A mulher para quem eu escrevi nunca existiu. Talvez houvesse outra, boa companheira e amiga, com quem eu não soube me acertar. Ália [Elsa] é a realização de uma metáfora. Inventei uma mulher e um amor tendo em vista um livro sobre a incompreensão, sobre pessoas estranhas, sobre uma terra estranha. Quero voltar para a Rússia.
Tudo o que existiu – passou; a juventude e a autoconfiança foram tiradas de mim pelas doze pontes de ferro. Levanto o braço e me rendo.

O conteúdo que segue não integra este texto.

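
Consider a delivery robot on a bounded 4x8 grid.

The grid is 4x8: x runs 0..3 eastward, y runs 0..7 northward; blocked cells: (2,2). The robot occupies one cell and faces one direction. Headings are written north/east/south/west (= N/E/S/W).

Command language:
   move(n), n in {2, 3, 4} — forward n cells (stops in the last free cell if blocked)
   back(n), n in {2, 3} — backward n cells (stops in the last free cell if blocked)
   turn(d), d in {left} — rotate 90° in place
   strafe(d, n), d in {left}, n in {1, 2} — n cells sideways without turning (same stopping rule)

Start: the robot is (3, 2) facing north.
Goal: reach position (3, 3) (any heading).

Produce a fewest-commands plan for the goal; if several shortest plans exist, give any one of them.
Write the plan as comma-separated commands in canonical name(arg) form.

back(2), move(3)

start: (3, 2) facing north
step 1 (back(2)): (3, 0) facing north
step 2 (move(3)): (3, 3) facing north
no 1-step plan works, so 2 is optimal.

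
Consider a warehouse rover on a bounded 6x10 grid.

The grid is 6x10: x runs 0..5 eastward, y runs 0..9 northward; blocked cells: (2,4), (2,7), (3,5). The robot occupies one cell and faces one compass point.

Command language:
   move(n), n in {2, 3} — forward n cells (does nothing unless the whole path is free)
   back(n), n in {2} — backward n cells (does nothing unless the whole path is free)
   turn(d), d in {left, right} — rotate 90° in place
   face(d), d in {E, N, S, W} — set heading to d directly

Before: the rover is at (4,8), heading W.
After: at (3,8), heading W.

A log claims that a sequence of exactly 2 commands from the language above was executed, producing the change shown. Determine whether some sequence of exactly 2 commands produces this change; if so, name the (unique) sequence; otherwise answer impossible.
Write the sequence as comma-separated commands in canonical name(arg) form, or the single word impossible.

move(3), back(2)

key: still facing W at the end — nothing in the sequence rotates
from: at (4,8), heading W
t=1 move(3) ⇒ at (1,8), heading W
t=2 back(2) ⇒ at (3,8), heading W
all 81 alternatives checked — unique.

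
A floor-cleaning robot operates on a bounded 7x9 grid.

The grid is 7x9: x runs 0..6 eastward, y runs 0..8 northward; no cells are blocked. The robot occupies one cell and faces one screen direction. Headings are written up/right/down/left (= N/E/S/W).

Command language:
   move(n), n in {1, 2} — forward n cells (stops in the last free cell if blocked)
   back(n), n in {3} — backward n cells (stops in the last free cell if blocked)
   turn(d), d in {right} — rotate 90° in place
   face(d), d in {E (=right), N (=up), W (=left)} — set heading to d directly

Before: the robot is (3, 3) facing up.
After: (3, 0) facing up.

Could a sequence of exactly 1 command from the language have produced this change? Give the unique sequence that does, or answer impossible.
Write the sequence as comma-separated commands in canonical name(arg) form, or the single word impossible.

back(3)

key: heading stays N — the single command does not turn
initial: (3, 3) facing up
[1] after back(3): (3, 0) facing up
uniquely the one of 7 1-step routes that fits.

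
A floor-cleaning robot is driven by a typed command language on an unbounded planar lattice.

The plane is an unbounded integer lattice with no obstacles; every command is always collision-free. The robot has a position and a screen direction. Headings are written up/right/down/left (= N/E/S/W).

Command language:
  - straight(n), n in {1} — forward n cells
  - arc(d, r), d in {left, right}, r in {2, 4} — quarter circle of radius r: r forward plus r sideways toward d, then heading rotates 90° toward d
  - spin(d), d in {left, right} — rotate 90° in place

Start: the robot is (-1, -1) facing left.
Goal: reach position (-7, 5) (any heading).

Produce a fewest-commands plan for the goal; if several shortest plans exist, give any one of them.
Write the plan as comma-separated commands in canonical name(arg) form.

from: (-1, -1) facing left
step 1 (arc(right, 4)): (-5, 3) facing up
step 2 (arc(left, 2)): (-7, 5) facing left
nothing shorter than 2 reaches the goal.

arc(right, 4), arc(left, 2)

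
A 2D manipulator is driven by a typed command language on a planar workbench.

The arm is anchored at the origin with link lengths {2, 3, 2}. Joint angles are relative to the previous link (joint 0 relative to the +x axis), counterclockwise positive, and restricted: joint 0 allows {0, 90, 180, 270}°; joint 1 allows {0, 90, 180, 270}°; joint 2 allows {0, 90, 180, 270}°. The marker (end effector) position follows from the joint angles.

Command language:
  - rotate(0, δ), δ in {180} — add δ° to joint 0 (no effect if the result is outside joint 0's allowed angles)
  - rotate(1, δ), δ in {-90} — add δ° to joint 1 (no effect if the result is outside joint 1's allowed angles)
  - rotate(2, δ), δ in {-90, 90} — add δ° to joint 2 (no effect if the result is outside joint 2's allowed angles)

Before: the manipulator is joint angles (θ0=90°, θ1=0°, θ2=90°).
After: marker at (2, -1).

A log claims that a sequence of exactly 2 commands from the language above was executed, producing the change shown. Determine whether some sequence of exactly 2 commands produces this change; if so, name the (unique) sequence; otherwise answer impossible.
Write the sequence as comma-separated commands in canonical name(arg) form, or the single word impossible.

rotate(1, -90), rotate(1, -90)

from: joint angles (θ0=90°, θ1=0°, θ2=90°)
1. rotate(1, -90) → joint angles (θ0=90°, θ1=270°, θ2=90°)
2. rotate(1, -90) → joint angles (θ0=90°, θ1=180°, θ2=90°)
uniquely the one of 16 2-step routes that fits.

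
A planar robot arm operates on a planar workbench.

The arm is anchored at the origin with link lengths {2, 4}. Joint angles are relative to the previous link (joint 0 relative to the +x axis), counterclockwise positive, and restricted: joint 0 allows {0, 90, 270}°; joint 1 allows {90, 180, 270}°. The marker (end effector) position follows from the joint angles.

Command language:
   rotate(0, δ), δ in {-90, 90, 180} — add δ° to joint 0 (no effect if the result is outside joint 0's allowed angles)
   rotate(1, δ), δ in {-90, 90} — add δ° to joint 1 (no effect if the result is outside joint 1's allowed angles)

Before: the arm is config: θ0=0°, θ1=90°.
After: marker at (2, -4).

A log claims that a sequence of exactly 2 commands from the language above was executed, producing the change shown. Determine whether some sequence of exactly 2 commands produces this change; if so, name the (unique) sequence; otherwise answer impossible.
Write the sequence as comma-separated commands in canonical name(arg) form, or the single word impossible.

t0: config: θ0=0°, θ1=90°
[1] after rotate(1, 90): config: θ0=0°, θ1=180°
[2] after rotate(1, 90): config: θ0=0°, θ1=270°
no rival 2-sequence matches.

rotate(1, 90), rotate(1, 90)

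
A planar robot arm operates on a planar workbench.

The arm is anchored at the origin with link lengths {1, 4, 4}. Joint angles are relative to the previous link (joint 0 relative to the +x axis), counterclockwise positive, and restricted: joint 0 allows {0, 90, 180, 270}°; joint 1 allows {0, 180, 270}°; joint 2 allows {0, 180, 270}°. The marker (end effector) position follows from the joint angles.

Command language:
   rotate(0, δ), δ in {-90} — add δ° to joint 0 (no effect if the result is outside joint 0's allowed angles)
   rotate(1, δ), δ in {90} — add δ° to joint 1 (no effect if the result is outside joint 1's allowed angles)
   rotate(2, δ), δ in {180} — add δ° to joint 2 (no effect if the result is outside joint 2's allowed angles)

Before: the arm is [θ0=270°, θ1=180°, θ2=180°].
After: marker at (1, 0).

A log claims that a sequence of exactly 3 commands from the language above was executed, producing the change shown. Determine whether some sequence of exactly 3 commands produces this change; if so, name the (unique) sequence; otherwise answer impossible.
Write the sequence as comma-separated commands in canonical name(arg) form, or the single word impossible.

rotate(0, -90), rotate(0, -90), rotate(0, -90)

start: [θ0=270°, θ1=180°, θ2=180°]
1. rotate(0, -90) → [θ0=180°, θ1=180°, θ2=180°]
2. rotate(0, -90) → [θ0=90°, θ1=180°, θ2=180°]
3. rotate(0, -90) → [θ0=0°, θ1=180°, θ2=180°]
uniquely the one of 27 3-step routes that fits.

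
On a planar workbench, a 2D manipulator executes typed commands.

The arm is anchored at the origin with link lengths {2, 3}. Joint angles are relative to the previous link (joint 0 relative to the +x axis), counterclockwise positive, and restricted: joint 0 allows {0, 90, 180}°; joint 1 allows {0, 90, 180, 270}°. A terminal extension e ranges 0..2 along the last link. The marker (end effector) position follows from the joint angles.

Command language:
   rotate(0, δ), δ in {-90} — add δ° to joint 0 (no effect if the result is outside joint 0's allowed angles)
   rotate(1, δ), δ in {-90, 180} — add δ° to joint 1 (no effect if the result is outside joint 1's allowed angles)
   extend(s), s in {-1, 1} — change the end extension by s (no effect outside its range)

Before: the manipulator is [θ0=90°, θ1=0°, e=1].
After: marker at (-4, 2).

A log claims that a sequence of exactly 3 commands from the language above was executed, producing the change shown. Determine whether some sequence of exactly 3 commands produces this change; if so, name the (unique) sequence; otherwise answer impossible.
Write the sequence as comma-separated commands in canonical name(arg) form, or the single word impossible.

rotate(1, -90), rotate(1, -90), rotate(1, -90)

start: [θ0=90°, θ1=0°, e=1]
1. rotate(1, -90) → [θ0=90°, θ1=270°, e=1]
2. rotate(1, -90) → [θ0=90°, θ1=180°, e=1]
3. rotate(1, -90) → [θ0=90°, θ1=90°, e=1]
uniquely the one of 125 3-step routes that fits.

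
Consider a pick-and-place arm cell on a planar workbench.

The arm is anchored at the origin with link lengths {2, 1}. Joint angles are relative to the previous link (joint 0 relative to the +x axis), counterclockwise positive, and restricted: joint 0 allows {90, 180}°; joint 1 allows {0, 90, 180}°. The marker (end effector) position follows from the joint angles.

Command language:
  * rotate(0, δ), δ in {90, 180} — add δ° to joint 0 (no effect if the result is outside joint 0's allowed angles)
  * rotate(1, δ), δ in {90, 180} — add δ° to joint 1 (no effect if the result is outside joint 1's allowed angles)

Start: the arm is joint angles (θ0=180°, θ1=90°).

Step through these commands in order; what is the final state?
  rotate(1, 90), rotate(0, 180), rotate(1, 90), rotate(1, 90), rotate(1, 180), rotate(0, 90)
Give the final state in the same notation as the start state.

t0: joint angles (θ0=180°, θ1=90°)
1. rotate(1, 90) → joint angles (θ0=180°, θ1=180°)
2. rotate(0, 180) → joint angles (θ0=180°, θ1=180°)
3. rotate(1, 90) → joint angles (θ0=180°, θ1=180°)
4. rotate(1, 90) → joint angles (θ0=180°, θ1=180°)
5. rotate(1, 180) → joint angles (θ0=180°, θ1=0°)
6. rotate(0, 90) → joint angles (θ0=180°, θ1=0°)

joint angles (θ0=180°, θ1=0°)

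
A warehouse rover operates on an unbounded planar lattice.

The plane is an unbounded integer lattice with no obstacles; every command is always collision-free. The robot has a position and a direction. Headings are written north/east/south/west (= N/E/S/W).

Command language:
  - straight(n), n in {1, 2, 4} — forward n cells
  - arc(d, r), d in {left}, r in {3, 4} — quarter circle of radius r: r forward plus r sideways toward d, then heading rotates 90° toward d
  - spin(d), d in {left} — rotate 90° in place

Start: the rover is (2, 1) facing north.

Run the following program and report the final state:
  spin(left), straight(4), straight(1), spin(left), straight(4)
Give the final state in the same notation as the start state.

begin: (2, 1) facing north
[1] after spin(left): (2, 1) facing west
[2] after straight(4): (-2, 1) facing west
[3] after straight(1): (-3, 1) facing west
[4] after spin(left): (-3, 1) facing south
[5] after straight(4): (-3, -3) facing south

(-3, -3) facing south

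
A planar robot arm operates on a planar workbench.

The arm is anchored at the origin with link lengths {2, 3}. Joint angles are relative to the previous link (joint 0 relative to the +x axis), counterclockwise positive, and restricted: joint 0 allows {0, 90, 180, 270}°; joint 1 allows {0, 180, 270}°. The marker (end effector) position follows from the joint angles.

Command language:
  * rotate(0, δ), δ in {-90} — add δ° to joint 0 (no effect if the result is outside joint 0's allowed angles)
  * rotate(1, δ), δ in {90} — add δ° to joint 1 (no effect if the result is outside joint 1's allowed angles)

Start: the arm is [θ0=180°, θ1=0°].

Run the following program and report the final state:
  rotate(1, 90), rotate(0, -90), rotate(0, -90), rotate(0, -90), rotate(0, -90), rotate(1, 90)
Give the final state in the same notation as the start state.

[θ0=180°, θ1=0°]

t0: [θ0=180°, θ1=0°]
1. rotate(1, 90) → [θ0=180°, θ1=0°]
2. rotate(0, -90) → [θ0=90°, θ1=0°]
3. rotate(0, -90) → [θ0=0°, θ1=0°]
4. rotate(0, -90) → [θ0=270°, θ1=0°]
5. rotate(0, -90) → [θ0=180°, θ1=0°]
6. rotate(1, 90) → [θ0=180°, θ1=0°]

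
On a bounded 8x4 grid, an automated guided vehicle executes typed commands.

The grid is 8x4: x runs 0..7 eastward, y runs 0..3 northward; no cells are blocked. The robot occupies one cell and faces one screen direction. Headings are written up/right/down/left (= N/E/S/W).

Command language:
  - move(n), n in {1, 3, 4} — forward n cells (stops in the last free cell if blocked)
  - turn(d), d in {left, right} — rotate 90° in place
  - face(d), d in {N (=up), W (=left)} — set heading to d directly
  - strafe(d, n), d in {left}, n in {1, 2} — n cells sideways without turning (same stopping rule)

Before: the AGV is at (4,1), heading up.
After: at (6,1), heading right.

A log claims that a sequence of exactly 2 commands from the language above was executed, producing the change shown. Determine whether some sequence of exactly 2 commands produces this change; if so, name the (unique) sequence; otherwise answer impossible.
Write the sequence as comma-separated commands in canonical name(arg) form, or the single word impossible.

all 81 sequences checked — none match.

impossible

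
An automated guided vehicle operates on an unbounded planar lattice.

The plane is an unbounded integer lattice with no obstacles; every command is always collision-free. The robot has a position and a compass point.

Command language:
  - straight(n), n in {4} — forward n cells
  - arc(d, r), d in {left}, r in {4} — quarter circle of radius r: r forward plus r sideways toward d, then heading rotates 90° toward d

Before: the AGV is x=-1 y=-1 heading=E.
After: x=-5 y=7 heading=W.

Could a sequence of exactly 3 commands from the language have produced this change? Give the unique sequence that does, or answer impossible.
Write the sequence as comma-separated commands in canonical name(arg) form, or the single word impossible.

arc(left, 4), arc(left, 4), straight(4)

key: running straight(4) before arc(left, 4) would end elsewhere — order is forced
start: x=-1 y=-1 heading=E
[1] after arc(left, 4): x=3 y=3 heading=N
[2] after arc(left, 4): x=-1 y=7 heading=W
[3] after straight(4): x=-5 y=7 heading=W
no rival 3-sequence matches.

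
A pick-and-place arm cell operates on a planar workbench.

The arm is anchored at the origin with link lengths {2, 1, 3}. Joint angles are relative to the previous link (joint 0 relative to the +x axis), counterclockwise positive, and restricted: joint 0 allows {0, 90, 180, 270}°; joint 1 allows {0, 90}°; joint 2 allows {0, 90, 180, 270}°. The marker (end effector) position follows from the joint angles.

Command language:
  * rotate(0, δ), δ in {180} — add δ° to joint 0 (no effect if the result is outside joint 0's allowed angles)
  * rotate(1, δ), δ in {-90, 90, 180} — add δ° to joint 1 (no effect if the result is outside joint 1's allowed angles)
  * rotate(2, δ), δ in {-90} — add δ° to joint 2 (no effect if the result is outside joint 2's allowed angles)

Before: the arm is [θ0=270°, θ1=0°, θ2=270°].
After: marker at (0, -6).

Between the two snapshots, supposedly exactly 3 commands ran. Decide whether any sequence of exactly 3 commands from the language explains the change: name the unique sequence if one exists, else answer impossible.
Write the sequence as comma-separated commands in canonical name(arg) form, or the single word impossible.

start: [θ0=270°, θ1=0°, θ2=270°]
[1] after rotate(2, -90): [θ0=270°, θ1=0°, θ2=180°]
[2] after rotate(2, -90): [θ0=270°, θ1=0°, θ2=90°]
[3] after rotate(2, -90): [θ0=270°, θ1=0°, θ2=0°]
uniquely the one of 125 3-step routes that fits.

rotate(2, -90), rotate(2, -90), rotate(2, -90)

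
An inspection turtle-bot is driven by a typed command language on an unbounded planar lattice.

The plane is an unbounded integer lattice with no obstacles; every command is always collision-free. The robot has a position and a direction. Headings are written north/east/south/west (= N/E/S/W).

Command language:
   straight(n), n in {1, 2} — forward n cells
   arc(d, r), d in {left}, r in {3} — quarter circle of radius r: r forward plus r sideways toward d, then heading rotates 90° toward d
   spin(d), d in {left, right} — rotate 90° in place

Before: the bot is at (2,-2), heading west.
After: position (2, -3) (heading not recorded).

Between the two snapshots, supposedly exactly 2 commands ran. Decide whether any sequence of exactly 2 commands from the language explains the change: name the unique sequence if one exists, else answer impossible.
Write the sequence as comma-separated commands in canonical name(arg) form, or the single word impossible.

key: running straight(1) before spin(left) would end elsewhere — order is forced
begin: at (2,-2), heading west
step 1 (spin(left)): at (2,-2), heading south
step 2 (straight(1)): at (2,-3), heading south
all 25 alternatives checked — unique.

spin(left), straight(1)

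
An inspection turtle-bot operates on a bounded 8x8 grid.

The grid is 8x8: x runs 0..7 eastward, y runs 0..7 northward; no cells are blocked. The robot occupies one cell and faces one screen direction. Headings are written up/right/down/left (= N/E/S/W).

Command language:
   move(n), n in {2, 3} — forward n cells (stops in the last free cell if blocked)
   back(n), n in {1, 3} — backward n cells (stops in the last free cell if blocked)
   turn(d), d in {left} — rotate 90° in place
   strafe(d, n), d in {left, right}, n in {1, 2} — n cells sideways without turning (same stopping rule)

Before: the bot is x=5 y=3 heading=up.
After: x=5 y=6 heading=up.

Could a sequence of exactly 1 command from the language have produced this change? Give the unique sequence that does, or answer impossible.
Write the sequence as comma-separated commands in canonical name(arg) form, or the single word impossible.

key: heading stays N — the single command does not turn
t0: x=5 y=3 heading=up
[1] after move(3): x=5 y=6 heading=up
no rival 1-sequence matches.

move(3)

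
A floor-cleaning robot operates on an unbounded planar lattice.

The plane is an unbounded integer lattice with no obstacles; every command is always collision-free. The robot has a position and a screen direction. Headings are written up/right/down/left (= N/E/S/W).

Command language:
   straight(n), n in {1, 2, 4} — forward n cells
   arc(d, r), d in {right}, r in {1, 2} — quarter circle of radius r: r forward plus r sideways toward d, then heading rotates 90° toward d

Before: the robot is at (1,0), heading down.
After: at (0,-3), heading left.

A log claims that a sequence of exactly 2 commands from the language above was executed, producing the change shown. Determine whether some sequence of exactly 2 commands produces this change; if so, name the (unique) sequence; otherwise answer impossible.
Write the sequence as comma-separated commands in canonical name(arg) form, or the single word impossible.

key: position moved to (0,-3) AND the heading swung to W — translation plus rotation needed
from: at (1,0), heading down
1. straight(2) → at (1,-2), heading down
2. arc(right, 1) → at (0,-3), heading left
uniquely the one of 25 2-step routes that fits.

straight(2), arc(right, 1)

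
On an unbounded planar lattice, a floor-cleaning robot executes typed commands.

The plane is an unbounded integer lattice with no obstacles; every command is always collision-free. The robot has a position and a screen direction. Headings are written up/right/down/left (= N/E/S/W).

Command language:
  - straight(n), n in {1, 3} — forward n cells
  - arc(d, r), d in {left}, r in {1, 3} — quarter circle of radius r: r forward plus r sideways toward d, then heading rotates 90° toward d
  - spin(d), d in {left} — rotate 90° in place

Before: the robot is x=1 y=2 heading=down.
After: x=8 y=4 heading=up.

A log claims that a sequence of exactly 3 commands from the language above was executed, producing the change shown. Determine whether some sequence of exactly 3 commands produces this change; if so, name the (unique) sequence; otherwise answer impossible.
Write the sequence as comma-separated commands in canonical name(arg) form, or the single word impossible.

key: order matters: swapping arc(left, 1) and arc(left, 3) lands elsewhere
start: x=1 y=2 heading=down
[1] after arc(left, 1): x=2 y=1 heading=right
[2] after straight(3): x=5 y=1 heading=right
[3] after arc(left, 3): x=8 y=4 heading=up
all 125 alternatives checked — unique.

arc(left, 1), straight(3), arc(left, 3)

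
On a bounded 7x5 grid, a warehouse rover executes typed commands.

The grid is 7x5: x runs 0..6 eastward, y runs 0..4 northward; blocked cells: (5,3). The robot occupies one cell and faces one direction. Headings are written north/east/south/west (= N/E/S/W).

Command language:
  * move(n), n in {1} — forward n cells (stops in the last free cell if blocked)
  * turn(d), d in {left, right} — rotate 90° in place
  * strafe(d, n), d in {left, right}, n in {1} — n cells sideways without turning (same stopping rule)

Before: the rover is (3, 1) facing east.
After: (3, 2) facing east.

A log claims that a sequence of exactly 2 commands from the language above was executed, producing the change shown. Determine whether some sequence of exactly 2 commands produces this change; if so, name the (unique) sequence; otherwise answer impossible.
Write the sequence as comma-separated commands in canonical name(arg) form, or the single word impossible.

checked all 2-command options: none fits.

impossible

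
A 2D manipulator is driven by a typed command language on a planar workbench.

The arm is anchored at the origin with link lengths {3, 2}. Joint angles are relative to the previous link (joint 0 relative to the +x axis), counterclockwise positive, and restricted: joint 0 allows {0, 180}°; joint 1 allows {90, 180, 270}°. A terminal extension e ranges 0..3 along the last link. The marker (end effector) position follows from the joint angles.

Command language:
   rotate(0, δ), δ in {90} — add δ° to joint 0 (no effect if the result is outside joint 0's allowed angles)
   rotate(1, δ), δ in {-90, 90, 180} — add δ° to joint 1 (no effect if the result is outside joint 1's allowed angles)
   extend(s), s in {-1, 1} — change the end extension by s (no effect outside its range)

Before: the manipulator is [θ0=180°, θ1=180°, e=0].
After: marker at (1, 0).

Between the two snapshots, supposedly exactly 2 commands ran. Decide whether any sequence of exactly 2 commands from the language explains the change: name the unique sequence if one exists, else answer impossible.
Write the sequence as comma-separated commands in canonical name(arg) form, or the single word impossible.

start: [θ0=180°, θ1=180°, e=0]
step 1 (extend(1)): [θ0=180°, θ1=180°, e=1]
step 2 (extend(1)): [θ0=180°, θ1=180°, e=2]
no rival 2-sequence matches.

extend(1), extend(1)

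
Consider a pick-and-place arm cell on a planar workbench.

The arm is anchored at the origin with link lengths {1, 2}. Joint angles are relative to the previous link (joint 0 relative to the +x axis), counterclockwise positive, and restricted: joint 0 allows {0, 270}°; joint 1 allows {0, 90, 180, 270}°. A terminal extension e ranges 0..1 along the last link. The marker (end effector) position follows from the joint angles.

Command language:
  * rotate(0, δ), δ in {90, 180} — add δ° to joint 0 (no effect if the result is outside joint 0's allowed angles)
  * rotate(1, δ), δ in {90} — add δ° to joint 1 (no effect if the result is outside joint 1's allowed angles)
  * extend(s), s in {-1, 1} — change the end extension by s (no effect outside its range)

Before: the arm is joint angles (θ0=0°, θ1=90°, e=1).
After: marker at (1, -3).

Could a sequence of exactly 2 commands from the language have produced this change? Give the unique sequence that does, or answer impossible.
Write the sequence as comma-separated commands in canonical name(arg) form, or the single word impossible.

from: joint angles (θ0=0°, θ1=90°, e=1)
step 1 (rotate(1, 90)): joint angles (θ0=0°, θ1=180°, e=1)
step 2 (rotate(1, 90)): joint angles (θ0=0°, θ1=270°, e=1)
all 25 alternatives checked — unique.

rotate(1, 90), rotate(1, 90)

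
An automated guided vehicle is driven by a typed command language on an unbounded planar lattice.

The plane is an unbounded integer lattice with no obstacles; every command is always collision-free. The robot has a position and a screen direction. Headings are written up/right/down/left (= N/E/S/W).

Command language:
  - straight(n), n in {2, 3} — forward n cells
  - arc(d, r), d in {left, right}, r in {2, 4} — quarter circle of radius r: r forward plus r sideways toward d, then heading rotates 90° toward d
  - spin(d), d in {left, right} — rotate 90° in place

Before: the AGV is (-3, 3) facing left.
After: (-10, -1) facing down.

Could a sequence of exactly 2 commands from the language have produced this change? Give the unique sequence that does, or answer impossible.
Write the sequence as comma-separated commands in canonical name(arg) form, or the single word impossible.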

Deixem-me entrar na Rússia com toda a minha singela bagem: seis camisas (três comigo, três na lavanderia), boras amarelas, lustradas por engano com graxa preta, e uma velha calça azul, na quel tentei, em vão, fazer um vinco [a calça social com vinco era um dos símbolos da moda europeia para Chklóvski].
Ficaremos juntos, mas em literaturas diferentes.
Duas décadas depois de publicado o livro, em carta de 14 de outubro de 1945, Viktor escreve a Elsa:
Tentei construir minha vida sem você e fracassei. Durante vinte anos escrevi sobre a separação. Ficaremos juntos, mas em literaturas diferentes.
Num dos prefácios ao livro, Chklóvski havia declara, aliviado:
Fiel ao amor: amo outra.
As cartas originais foram destruídas pela esposa de Viktor.